Renewable energy costs have fallen dramatically

Solar energy is expensive, right? Either they want us to believe, or that’s what the majority believe. In fact, the high cost of alternative energies is a good example of what is called “mesofact” in English, and it is only a slow change over time. As this graph shows, the production cost of photovoltaic cells has been reduced over the past 35 years, although everyone still thinks it is still as expensive as it was 35 years ago.

Related: Solar and Wind Energy Cheaper Than Fossil Fuels in America

Wind farms already provide 2% of the world’s electricity, and its capacity doubles every three years. If this rate of growth continues, wind power will overtake nuclear power within a decade. Although it still has its opponents, the wind is already a developed technology. But it is in the field of solar energy where it has progressed the most, the production of this alternative energy increased by 86% last year.

The cause of this phenomenon, which proponents of solar energy call Swanson’s Law, imitating Moore’s Law on the cost of transistors. Moore’s Law suggests that the size of transistors (and also their cost) is halved every 18 months or so. Swanson’s Law, named after Richard Swanson, founder of SunPower, a major US solar cell manufacturer, suggests that the cost of photovoltaic cells needed to generate solar power drops by 20% with every doubling of manufacturing capacity . The result (see graph) is that the modules used for solar power plants cost less than a dollar per watt of output.
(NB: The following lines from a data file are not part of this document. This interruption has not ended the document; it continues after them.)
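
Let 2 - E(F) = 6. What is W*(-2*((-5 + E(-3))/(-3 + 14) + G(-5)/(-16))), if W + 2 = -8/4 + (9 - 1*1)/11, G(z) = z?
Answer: -801/242 ≈ -3.3099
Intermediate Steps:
E(F) = -4 (E(F) = 2 - 1*6 = 2 - 6 = -4)
W = -36/11 (W = -2 + (-8/4 + (9 - 1*1)/11) = -2 + (-8*1/4 + (9 - 1)*(1/11)) = -2 + (-2 + 8*(1/11)) = -2 + (-2 + 8/11) = -2 - 14/11 = -36/11 ≈ -3.2727)
W*(-2*((-5 + E(-3))/(-3 + 14) + G(-5)/(-16))) = -(-72)*((-5 - 4)/(-3 + 14) - 5/(-16))/11 = -(-72)*(-9/11 - 5*(-1/16))/11 = -(-72)*(-9*1/11 + 5/16)/11 = -(-72)*(-9/11 + 5/16)/11 = -(-72)*(-89)/(11*176) = -36/11*89/88 = -801/242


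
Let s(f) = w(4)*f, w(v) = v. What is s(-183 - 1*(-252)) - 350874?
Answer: -350598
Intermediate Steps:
s(f) = 4*f
s(-183 - 1*(-252)) - 350874 = 4*(-183 - 1*(-252)) - 350874 = 4*(-183 + 252) - 350874 = 4*69 - 350874 = 276 - 350874 = -350598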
The cost of assembling the solar parks is $ 4 per watt. Coal-fired power plants, by comparison, cost around $ 3 per watt in the United States and natural gas power plants cost $ 1. With this data, in sunny areas like California, photovoltaics could already compete with more expensive traditional non-subsidized energy, such as “fluctuating” natural gas plants that are kept on standby to meet peak demand. D On the other hand, technological advances that have been developed and tested in the laboratory, but which have not yet been transferred to the factory, indicate that Swanson’s law is still several years old.

Long live “alternative” energies, alternatives that will soon be conventional.